If the equipment is already ruggedized and/or transported by vehicle, and stays with in your control, a hard mounted case may be chosen. A hard mounted case offers limited impact protection with a low profile, and is lightweight so it is easily maneuverable. This case would have two EIA rails mounted to the inside walls in the front and often the rear of the case. Equipment will attach directly to these rails.
If the equipment needs protection from shock and vibration a Shock-mounted case should be selected. These cases have the ability to protect from 15 to 120Gs with a standard case configuration.
Typically a rack mount style of case will have two removable lids (front and rear). This is done for easy access to your equipment. Shock protection can be in different varieties depending on what style case you may use.
A fabricated case would have an inner box built inside the outer box with a layer of foam in between. The foam is used as the shock absorber.

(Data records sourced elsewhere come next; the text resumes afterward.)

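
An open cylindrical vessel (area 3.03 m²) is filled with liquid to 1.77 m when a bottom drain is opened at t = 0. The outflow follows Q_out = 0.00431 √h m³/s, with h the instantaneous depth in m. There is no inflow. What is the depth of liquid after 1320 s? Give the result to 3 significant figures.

0.153 m

A dh/dt = −Q_out = −0.00431 √h.
Separate and integrate: 2(√h − √h₀) = −(0.00431/A) t.
√h = √1.77 − 0.00431·1320/(2·3.03) = 1.3304 − 0.93881 = 0.39160.
h = 0.39160² = 0.15335 m.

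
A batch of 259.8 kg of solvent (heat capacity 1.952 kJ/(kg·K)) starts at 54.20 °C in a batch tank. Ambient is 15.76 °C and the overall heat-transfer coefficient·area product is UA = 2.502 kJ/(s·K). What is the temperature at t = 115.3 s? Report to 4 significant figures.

37.52 °C

M c_p dT/dt = −UA(T − T_amb).
dT/dt = (T_ss − T)/τ with T_ss = T_amb = 15.7600 °C, τ = M c_p/UA = 259.8·1.952/2.502 = 202.690 s.
This is linear first-order; T(t) = T_ss + (T₀ − T_ss) e^(−t/τ).
T(115.3) = 15.7600 + (38.4400)·0.566176 = 37.5238 °C.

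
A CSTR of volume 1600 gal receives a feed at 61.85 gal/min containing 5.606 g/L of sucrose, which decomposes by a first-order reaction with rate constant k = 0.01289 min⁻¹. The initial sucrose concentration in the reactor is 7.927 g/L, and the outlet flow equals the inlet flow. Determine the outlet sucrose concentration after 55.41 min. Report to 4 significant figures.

4.418 g/L

Accumulation = in − out − consumed: V dC/dt = Q C_in − Q C − k V C.
dC/dt = (Q/V) C_in − (Q/V + k) C; effective rate a = Q/V + k = 0.0386563 + 0.01289 = 0.0515463 min⁻¹.
C_ss = Q C_in/(Q + kV) = 4.20413 g/L; C(t) = C_ss + (C₀ − C_ss) e^(−a t).
C(55.41) = 4.20413 + (3.72287)·e^(−0.0515463·55.41) = 4.20413 + (3.72287)·0.0574881 = 4.41815 g/L.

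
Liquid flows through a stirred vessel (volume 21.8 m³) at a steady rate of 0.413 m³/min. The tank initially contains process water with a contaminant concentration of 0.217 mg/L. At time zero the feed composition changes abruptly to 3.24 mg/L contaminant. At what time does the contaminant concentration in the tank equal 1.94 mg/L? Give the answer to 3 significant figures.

44.5 min

Species balance: V dC/dt = Q(C_in − C) ⇒ τ = V/Q = 52.785 min.
C(t) = C_in + (C₀ − C_in) e^(−t/τ). Set C = 1.94 and solve for t:
e^(−t/τ) = (C − C_in)/(C₀ − C_in) = (1.94 − 3.24)/(0.217 − 3.24) = 0.43004
t = −τ ln(…) = 52.785 × 0.84389 = 44.544 min.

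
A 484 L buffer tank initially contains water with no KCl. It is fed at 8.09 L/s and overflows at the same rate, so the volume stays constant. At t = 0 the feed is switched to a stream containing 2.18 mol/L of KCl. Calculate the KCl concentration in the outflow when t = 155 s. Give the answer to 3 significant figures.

2.02 mol/L

Species balance on the tank: V dC/dt = Q(C_in − C).
Rewrite as dC/dt + C/τ = C_in/τ, τ = V/Q = 59.827 s.
C approaches C_in exponentially: C(t) = C_in + (C₀ − C_in) e^(−t/τ).
C(155) = 2.18 + (0 − 2.18)·e^(−155/59.827) = 2.18 + (-2.1800)·0.074960 = 2.0166 mol/L.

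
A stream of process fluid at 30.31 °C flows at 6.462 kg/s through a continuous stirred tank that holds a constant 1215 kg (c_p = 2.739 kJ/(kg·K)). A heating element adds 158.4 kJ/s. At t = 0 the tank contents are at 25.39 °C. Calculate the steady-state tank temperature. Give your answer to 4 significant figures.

39.26 °C

M c_p dT/dt = ṁ c_p (T_in − T) + Q̇.
At steady state dT/dt = 0 ⇒ T_ss = T_in + Q̇/(ṁ c_p) = 30.31 + 158.4/(6.462·2.739) = 39.2594 °C.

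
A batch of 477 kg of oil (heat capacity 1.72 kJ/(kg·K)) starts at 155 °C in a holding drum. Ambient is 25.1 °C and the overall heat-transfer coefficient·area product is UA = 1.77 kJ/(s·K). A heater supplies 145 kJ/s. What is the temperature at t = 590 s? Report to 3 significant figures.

Lumped-capacitance energy balance: M c_p dT/dt = UA(T_amb − T) + Q̇.
dT/dt = (T_ss − T)/τ with T_ss = T_amb + Q̇/UA = 25.1 + 145/1.77 = 107.02 °C, τ = M c_p/UA = 477·1.72/1.77 = 463.53 s.
This is linear first-order; T(t) = T_ss + (T₀ − T_ss) e^(−t/τ).
T(590) = 107.02 + (47.979)·0.28003 = 120.46 °C.

120 °C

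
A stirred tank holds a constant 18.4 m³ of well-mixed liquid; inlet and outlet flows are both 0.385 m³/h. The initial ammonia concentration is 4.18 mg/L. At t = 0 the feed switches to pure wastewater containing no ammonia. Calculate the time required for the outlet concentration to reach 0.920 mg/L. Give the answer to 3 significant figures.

72.3 h

Transient balance on the dissolved component: V dC/dt = Q(C_in − C), so τ = V/Q = 47.792 h.
C(t) = C_in + (C₀ − C_in) e^(−t/τ). Set C = 0.920 and solve for t:
e^(−t/τ) = (C − C_in)/(C₀ − C_in) = (0.920 − 0)/(4.18 − 0) = 0.22010
t = −τ ln(…) = 47.792 × 1.5137 = 72.343 h.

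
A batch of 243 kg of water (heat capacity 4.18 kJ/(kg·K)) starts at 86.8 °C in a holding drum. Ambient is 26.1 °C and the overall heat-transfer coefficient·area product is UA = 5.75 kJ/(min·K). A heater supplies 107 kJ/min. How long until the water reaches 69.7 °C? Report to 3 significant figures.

92.1 min

Lumped-capacitance energy balance: M c_p dT/dt = UA(T_amb − T) + Q̇.
τ = M c_p/UA = 176.65 min; T_ss = T_amb + Q̇/UA = 26.1 + 107/5.75 = 44.709 °C.
T(t) = T_ss + (T₀ − T_ss)e^(−t/τ); set T = 69.7:
t = −τ ln[(T − T_ss)/(T₀ − T_ss)] = −176.65 · ln(0.59374) = 92.090 min.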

A plastic roto-molded/vacuum formed or aluminum case will have an EIA rack mount frame fixed in the case with a shock isolators connecting the frame to the inner wall of the case.
Typically on this style case eight rubber isolators would be used for the shock protection. The shocks come in different tension increments depending on the weight load of the equipment packaged in the case. Another form of a shock mount is a wire isolator. These would be used in an extreme application that requiring a low G-rating.
Rack mounted cases are capable of accepting a large number of optional items to ease the use and handling of the case in the field. The 19” rack may be removable from the case for equipment servicing or use. The cases can be outfit with casters that range in size from 3.5” to 8” chosen based travel surface. The cases can be configured with storage options including pouches and locking drawers. Rack cases have many of the options used in data room racks including fixed and sliding shelves, power strips, horizontal equipment supports and cooling fans. For cases that are utilized in harsh environments, the rack mount case can configured as airtight and waterproof, and it can include air-conditioners. Rack mount cases can be configured to be self-contained operating systems when outfit with table legs to elevate the case off the ground and chair kits that allow the user to sit in front of the case.
When you work with a packaging specialist you will receive the benefit of his experience, technical knowledge, and design expertise. The specialist will provide the most cost effective and technically sound shipping case interior protective solution regardless of the type of case or container that you select.